Голубой чертополох романтизма
Шрифт:
— Вот так сижу и раскладываю пасьянсы, — сказала она, перебирая карты. — Дама червей на короля пик, трефовый валет на червонную даму…
Хотя он не смог придумать ничего подходящего в ответ, тем не менее его пригласили на следующую субботу к восьми вечера.
— Вы обязательно расскажете мне о своей работе, и поподробнее, ведь быть репортером — это ужасно интересно!
Ну, особенно много рассказывать ему не пришлось. И сидели они не за столиком, а на кушетке. Да и не только сидели. Ведь он был очень услужливым малым.
В следующую субботу они опять встретились на кушетке, затем во вторник утром. А потом в воскресенье в полдень, и снова, и снова. Они уже взяли это в привычку.

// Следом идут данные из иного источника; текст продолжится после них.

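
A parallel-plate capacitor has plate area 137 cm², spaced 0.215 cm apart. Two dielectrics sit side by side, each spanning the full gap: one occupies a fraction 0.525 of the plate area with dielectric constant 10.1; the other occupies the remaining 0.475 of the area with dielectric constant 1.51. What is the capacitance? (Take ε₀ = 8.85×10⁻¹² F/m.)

A = 137 cm² = 1.37×10⁻² m².
Side-by-side slabs ⇒ two capacitors in parallel, each spanning the full gap.
C₁ = κ₁ε₀A₁/d = 10.1 × 8.85×10⁻¹² × 7.19×10⁻³ / 2.15×10⁻³ = 2.99×10⁻¹⁰ F.
C₂ = κ₂ε₀A₂/d = 1.51 × 8.85×10⁻¹² × 6.51×10⁻³ / 2.15×10⁻³ = 4.04×10⁻¹¹ F.
C = C₁ + C₂ = 3.39×10⁻¹⁰ F.

C ≈ 339 pF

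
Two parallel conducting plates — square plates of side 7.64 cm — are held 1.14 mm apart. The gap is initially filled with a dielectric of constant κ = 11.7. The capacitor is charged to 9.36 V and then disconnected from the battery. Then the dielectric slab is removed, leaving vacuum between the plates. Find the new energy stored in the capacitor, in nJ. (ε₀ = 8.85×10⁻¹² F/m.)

U ≈ 272 nJ

A = (7.64 cm)² = 5.84×10⁻³ m².
Initially C₁ = κε₀A/d = 11.7 × 8.85×10⁻¹² × 5.84×10⁻³ / 1.14×10⁻³ = 5.30×10⁻¹⁰ F.
U₁ = 2.32×10⁻⁸ J.
Isolated ⇒ Q is held fixed. C₂ = 0.0855 C₁ and U = Q²/(2C), so U₂/U₁ = C₁/C₂ = 11.7.
U₂ = 11.7 × 2.32×10⁻⁸ = 2.72×10⁻⁷ J.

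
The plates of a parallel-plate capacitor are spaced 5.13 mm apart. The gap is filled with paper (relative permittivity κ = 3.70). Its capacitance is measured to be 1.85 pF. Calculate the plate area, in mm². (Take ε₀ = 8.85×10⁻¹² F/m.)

290 mm²

A = Cd/(κε₀) = 1.85×10⁻¹² × 5.13×10⁻³ / (3.70 × 8.85×10⁻¹²) = 2.90×10⁻⁴ m².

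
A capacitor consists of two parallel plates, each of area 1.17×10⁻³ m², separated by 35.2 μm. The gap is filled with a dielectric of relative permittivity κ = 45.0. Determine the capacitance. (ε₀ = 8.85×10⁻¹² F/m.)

13.2 nF

C = κε₀A/d = 45.0 × 8.85×10⁻¹² × 1.17×10⁻³ / 3.52×10⁻⁵ = 1.32×10⁻⁸ F.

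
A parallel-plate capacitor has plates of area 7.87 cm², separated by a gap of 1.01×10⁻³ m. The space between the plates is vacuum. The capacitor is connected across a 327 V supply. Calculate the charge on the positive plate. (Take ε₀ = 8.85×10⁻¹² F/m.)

Q ≈ 2.25 nC

A = 7.87 cm² = 7.87×10⁻⁴ m².
C = ε₀A/d = 8.85×10⁻¹² × 7.87×10⁻⁴ / 1.01×10⁻³ = 6.90×10⁻¹² F.
Q = CV = 6.90×10⁻¹² × 327 = 2.25×10⁻⁹ C.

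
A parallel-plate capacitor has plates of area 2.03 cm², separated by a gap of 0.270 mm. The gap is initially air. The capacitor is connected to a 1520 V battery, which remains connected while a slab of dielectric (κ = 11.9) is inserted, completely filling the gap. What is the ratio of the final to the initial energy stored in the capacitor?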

И соответственно утратили осторожность.
Так что начальник отдела министерства Ремигиус Хлоупка в один прекрасный день, притом совсем случайно, обнаружил кое-какие следы. А потом — уже совсем
Увы и ах, душа его раздвоилась: на одну половину эта находка почти не подействовала, зато другая пришла в ярость. Эта вторая половина сказала ему: «Бедный Ремигиус, ну что тебе еще осталось? Только беситься». И он страшно взбесился. Будь жена здесь, она бы не узнала своего прекраснодушного муженька в этом рассвирепевшем дикаре. Но она сидела в кафе и листала журналы, а посему лишь ни в чем не повинной кушетке пришлось выслушивать, какого он мнения о собственной супруге, — целых десять минут. Потом, правда, одинокому обвинителю показалось слишком глупым обращаться с речью к мебели, и в наступившей тишине он услыхал голос первой половины души: «Что вы хотите, господин начальник отдела? Развода? Судебного процесса по поводу нарушения супружеской верности? Или, может, дуэли? Короче: скандала?» Разумеется, этого он не хотел. Но все еще чувствовал себя должником второй половины души, той, разъяренной. А потому дернул себя за волосы и рванул на груди рубашку — символически, конечно, — просто-напросто расстегнул воротничок. И тут же ему пришла мысль — разорвать фотографию. На этом стандартном снимке для паспорта был изображен широколицый молодой человек: волосы начесаны на лоб, как у Марлона Брандо в роли Марка Антония, большие вопрошающие глаза, столь же вопрошающий открытый рот, все очень серьезно, чуть ли не до тупости. А вообще-то славный парень, вызывающий доверие. Даже несмотря на то, что написано на обороте: «Регине, моей тайной королеве, от Вальтера, 24 марта».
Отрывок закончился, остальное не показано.